Pada masa Rasulullah
saw. dan masa pemerintahan Khalifah Abu Bakar as-Shiddiq, salat tarawih
dilaksanakan pada waktu tengah malam, namanya bukan salat tarawih,
melainkan “qiyamu Ramadlan” (salat pada malam bulan Ramadlan). Nama
“tarawih” diambil dari arti “istirahat” yang dilakukan setelah melakukan
salat empat rakaat. Disamping itu perlu diketahui, bahwa pelaksanaan
salat tarawih di Masjid al-Haram, Makkah adalah 20 rakaat dengan dua
rakaat satu salam.
Almarhum K.H. Ali
Ma’sum Krapyak, Yogyakarta dalam bukunya berjudul “Hujjatu Ahlis Sunnah
Wal Jamaah” halaman 24 dan 40 menerangkan tentang “Salat Tarawih” yang
artinya kurang lebih sebagai berikut:
Salat
tarawih, meskipun dalam hal ini terdapat perbedaan, sepatutnya tidak
boleh ada saling mengingkari terhadap kepentingannya. Salat tarawih
menurut kami, orang-orang yang bermadzhab Syafii, bahkan dalam madzhab
Ahlus Sunnah Wal Jamaah adalah 20 rakaat. Salat tarawih hukumnya adalah
sunnah muakkad bagi setiap laki-laki dan wanita, menurut madzhab Hanafi,
Syafii, Hambali, dan Maliki.
Menurut
madzhab Syafii dan Hambali, salat tarawih disunnahkan untuk dilakukan
secaran berjamaah. Madzhab Maliki berpendapat bahwa berjamaah dalam
salat tarawih hukumnya mandub (derajatnya di bawah sunnah), sedang
madzhab Hanafi berpendapat bahwa berjamaah dalam salat tarawih hukumnya
sunnah kifayah bagi penduduk kampung. Dengan demikian apabila ada
sebagian dari penduduk kampung tersebut telah melaksanakan dengan
berjamaah, maka lainnya gugur dari tuntutan.
Para
imam madzhab telah menetapkan kesunnahan salat tarawih berdasarkan
perbuatan Nabi Muhammad saw.
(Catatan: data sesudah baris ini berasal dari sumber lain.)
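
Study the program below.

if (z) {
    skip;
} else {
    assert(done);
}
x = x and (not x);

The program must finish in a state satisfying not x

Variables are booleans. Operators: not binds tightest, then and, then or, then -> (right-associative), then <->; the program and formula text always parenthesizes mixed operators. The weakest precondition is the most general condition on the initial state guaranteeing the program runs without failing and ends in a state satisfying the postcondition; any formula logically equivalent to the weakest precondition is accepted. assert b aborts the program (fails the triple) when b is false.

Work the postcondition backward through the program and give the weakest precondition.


Working backward. After the program, not x must hold.
Before x := x and (not x): true
Then branch requires true; else branch requires done.
Before the if: (not z) -> done
Answer: WP = (not z) -> done


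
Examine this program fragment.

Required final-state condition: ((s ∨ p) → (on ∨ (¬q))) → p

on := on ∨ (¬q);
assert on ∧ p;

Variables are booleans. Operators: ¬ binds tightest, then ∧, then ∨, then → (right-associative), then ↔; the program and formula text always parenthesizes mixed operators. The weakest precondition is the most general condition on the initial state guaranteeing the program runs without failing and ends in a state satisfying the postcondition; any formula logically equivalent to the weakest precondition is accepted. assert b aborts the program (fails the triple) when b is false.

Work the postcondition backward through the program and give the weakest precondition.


Working backward. After the program, ((s ∨ p) → (on ∨ (¬q))) → p must hold.
Before assert on ∧ p: on ∧ p ∧ (((s ∨ p) → (on ∨ (¬q))) → p)
Before on := on ∨ (¬q): (on ∨ (¬q)) ∧ p ∧ (((s ∨ p) → (on ∨ (¬q))) → p)
Answer: WP = (on ∨ (¬q)) ∧ p ∧ (((s ∨ p) → (on ∨ (¬q))) → p)


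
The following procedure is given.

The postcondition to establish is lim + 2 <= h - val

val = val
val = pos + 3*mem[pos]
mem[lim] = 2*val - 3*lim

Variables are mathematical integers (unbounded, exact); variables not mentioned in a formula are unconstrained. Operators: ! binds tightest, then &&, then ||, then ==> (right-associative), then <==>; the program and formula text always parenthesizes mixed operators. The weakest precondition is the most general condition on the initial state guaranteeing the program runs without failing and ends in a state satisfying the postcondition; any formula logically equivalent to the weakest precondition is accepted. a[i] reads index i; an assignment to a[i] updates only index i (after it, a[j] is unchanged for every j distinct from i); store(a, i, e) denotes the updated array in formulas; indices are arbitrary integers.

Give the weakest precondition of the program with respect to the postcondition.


Working backward. After the program, the postcondition lim + 2 <= h - val must hold; in canonical form it is lim + val <= h - 2.
Before mem[lim] := 2*val - 3*lim: lim + val <= h - 2
Before val := pos + 3*mem[pos]: 3*mem[pos] + lim + pos <= h - 2
Before val := val: 3*mem[pos] + lim + pos <= h - 2
Answer: WP = 3*mem[pos] + lim + pos <= h - 2


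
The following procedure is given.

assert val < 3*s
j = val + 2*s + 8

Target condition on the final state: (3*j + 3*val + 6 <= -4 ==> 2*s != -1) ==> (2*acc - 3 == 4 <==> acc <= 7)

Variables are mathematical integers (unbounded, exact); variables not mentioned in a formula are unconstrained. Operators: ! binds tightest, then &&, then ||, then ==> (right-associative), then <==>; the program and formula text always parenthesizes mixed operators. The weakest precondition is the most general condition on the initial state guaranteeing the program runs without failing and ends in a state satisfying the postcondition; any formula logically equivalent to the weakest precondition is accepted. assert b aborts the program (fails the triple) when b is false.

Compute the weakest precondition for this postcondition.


Working backward. After the program, the postcondition (3*j + 3*val + 6 <= -4 ==> 2*s != -1) ==> (2*acc - 3 == 4 <==> acc <= 7) must hold; in canonical form it is (3*j + 3*val <= -10 ==> 2*s != -1) ==> (2*acc == 7 <==> acc <= 7).
Before j := val + 2*s + 8: (6*s + 6*val <= -34 ==> 2*s != -1) ==> (2*acc == 7 <==> acc <= 7)
Before assert val < 3*s: val < 3*s && ((6*s + 6*val <= -34 ==> 2*s != -1) ==> (2*acc == 7 <==> acc <= 7))
Answer: WP = val < 3*s && ((6*s + 6*val <= -34 ==> 2*s != -1) ==> (2*acc == 7 <==> acc <= 7))


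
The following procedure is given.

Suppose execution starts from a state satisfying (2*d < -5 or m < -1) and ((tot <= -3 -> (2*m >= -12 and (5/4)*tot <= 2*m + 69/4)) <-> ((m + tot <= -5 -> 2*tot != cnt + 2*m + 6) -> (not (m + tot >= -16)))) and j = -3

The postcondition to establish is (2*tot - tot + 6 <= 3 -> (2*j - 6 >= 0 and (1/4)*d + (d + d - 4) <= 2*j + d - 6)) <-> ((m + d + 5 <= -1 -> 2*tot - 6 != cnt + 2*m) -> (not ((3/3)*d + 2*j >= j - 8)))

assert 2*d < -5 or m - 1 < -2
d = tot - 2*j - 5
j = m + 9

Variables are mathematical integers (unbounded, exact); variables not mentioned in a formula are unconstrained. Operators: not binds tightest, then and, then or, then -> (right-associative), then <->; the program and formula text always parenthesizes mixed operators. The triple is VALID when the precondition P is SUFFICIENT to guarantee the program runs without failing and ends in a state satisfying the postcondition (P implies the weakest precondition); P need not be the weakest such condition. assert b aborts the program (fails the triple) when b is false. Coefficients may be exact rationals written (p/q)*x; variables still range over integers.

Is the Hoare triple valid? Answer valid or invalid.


Working backward. After the program, the postcondition (2*tot - tot + 6 <= 3 -> (2*j - 6 >= 0 and (1/4)*d + (d + d - 4) <= 2*j + d - 6)) <-> ((m + d + 5 <= -1 -> 2*tot - 6 != cnt + 2*m) -> (not ((3/3)*d + 2*j >= j - 8))) must hold; in canonical form it is (tot <= -3 -> (2*j >= 6 and (5/4)*d <= 2*j - 2)) <-> ((d + m <= -6 -> 2*tot != cnt + 2*m + 6) -> (not (d + j >= -8))).
Before j := m + 9: (tot <= -3 -> (2*m >= -12 and (5/4)*d <= 2*m + 16)) <-> ((d + m <= -6 -> 2*tot != cnt + 2*m + 6) -> (not (d + m >= -17)))
Before d := tot - 2*j - 5: (tot <= -3 -> (2*m >= -12 and (5/4)*tot <= (5/2)*j + 2*m + 89/4)) <-> ((m + tot <= 2*j - 1 -> 2*tot != cnt + 2*m + 6) -> (not (m + tot >= 2*j - 12)))
Before assert 2*d < -5 or m - 1 < -2: (2*d < -5 or m < -1) and ((tot <= -3 -> (2*m >= -12 and (5/4)*tot <= (5/2)*j + 2*m + 89/4)) <-> ((m + tot <= 2*j - 1 -> 2*tot != cnt + 2*m + 6) -> (not (m + tot >= 2*j - 12))))
The weakest precondition is (2*d < -5 or m < -1) and ((tot <= -3 -> (2*m >= -12 and (5/4)*tot <= (5/2)*j + 2*m + 89/4)) <-> ((m + tot <= 2*j - 1 -> 2*tot != cnt + 2*m + 6) -> (not (m + tot >= 2*j - 12)))).
Check whether (2*d < -5 or m < -1) and ((tot <= -3 -> (2*m >= -12 and (5/4)*tot <= 2*m + 69/4)) <-> ((m + tot <= -5 -> 2*tot != cnt + 2*m + 6) -> (not (m + tot >= -16)))) and j = -3 implies it.
Countermodel: at the initial state cnt = 16, d = -2, j = -3, m = -8, tot = 3, the precondition holds but the weakest precondition fails.
Answer: invalid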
Imam Bukhari dan Muslim telah meriwayatkan
hadits sebagai berikut:
كَانَ
النَّبِيُّ صَلَّى الهُ عَلَيْهِ وَسَلَّمَ خَرَجَ فِى جَوْفِ اللَّيْلِ
لَيَالِيَ مِنْ رَمَضَانَ وَهِيَ ثَلاَثٌ مُتَفَرِّقَةٌ لَيْلَةُ
الثَّالِثِ وَالْخَامِسِ وَالسّابِعِ وَالْعِشْرِيْنَ وَصَلَّى فِى
الْمَسْجِدِ وَصَلَّى النَّاسُ بِصَلاَتِهِ فِيْهَا، وَكَانَ يُصَلِّى
بِهِمْ ثَمَانَ رَكَعَاتٍ أَيْ بِأَرْبَعِ تَسْلِيْمَاتٍ كَمَا سَيَأْتِى
وَيُكَمِّلُوْنَ بَاقِيَهَا فِى بُيُوْتِــــهِمْ أَيْ حَتَّى تَتِــــمَّ
عِشْرِيْنَ رَكْعَةً لِمَا يَأْتِى، فَكَانَ يُسْمَعُ لَهُمْ أَزِيْزٌ
كَأَزِيْزِ النَّحْلِ .
“Nabi saw. keluar
pada waktu tengah malam pada bulan Ramadlan, yaitu pada tiga malam yang
terpisah: malam tanggal 23, 25, dan 27. Beliau salat di masjid dan
orang-orang salat seperti salat beliau di masjid. Beliau salat dengan
mereka delapan rakaat, artinya dengan empat kali salam sebagaimana
keterangan mendatang, dan mereka menyempurnakan salat tersebut di
rumah-rumah mereka, artinya sehingga salat tersebut sempurna 20 rakaat
menurut keterangan mendatang. Dari mereka itu terdengar suara seperti
suara lebah”.
Dari hadits ini
jelaslah bahwa Nabi Muhammad saw. telah mensunnahkan salat tarawih dan
berjamaah. Akan tetapi beliau tidak melakukan salat dengan para sahabat
sebanyak 20 rakaat sebagaimana amalan yang berlaku sejak zaman sahabat
dan orang-orang sesudah mereka sampai sekarang.
Telah diriwayatkan
dari Sayyidah Aisyah ra. bahwa Nabi Muhammad saw. keluar sesudah tengah
malam pada bulan Ramadlan dan beliau melakukan salat di masjid. Para
sahabat lalu melakukan salat dengan beliau. Pada pagi harinya para
sahabat memperbincangkan salat mereka dengan Rasulullah saw., sehingga
pada malam kedua orang bertambah banyak. Kemudian Nabi saw. melakukan
salat dan orang-orang melakukan salat dengan beliau. Pada malam ketiga
tatkala orang-orang bertambah banyak sehingga masjid tidak mampu
menampung para jamaah, Rasulullah saw. tidak keluar untuk jamaah, hingga
beliau keluar untuk melakukan salat subuh. Setelah salat subuh, beliau
menemui para jamaah dan bersabda, “Sesungguhnya tidaklah dikhawatirkan
atas kepentingan kalian tadi malam; akan tetapi aku takut apabila salat
malam itu diwajibkan atas kamu sekalian, sehingga kalian tidak mampu
melaksanakannya!”.
Setelah Rasulullah
saw. wafat keadaan berjalan demikian sampai pada zaman kekhalifahan Abu
Bakar dan permulaan kekhalifahan Umar bin Khattab ra. Pada masa Khalifah
Umar bin Khattab ra. beliau mengumpulkan orang-orang laki-laki untuk
berjamaah salat tarawih dengan diimami oleh Ubay bin Ka’ab dan
orang-orang perempuan berjamaah dengan diimami oleh Usman bin Khatsamah.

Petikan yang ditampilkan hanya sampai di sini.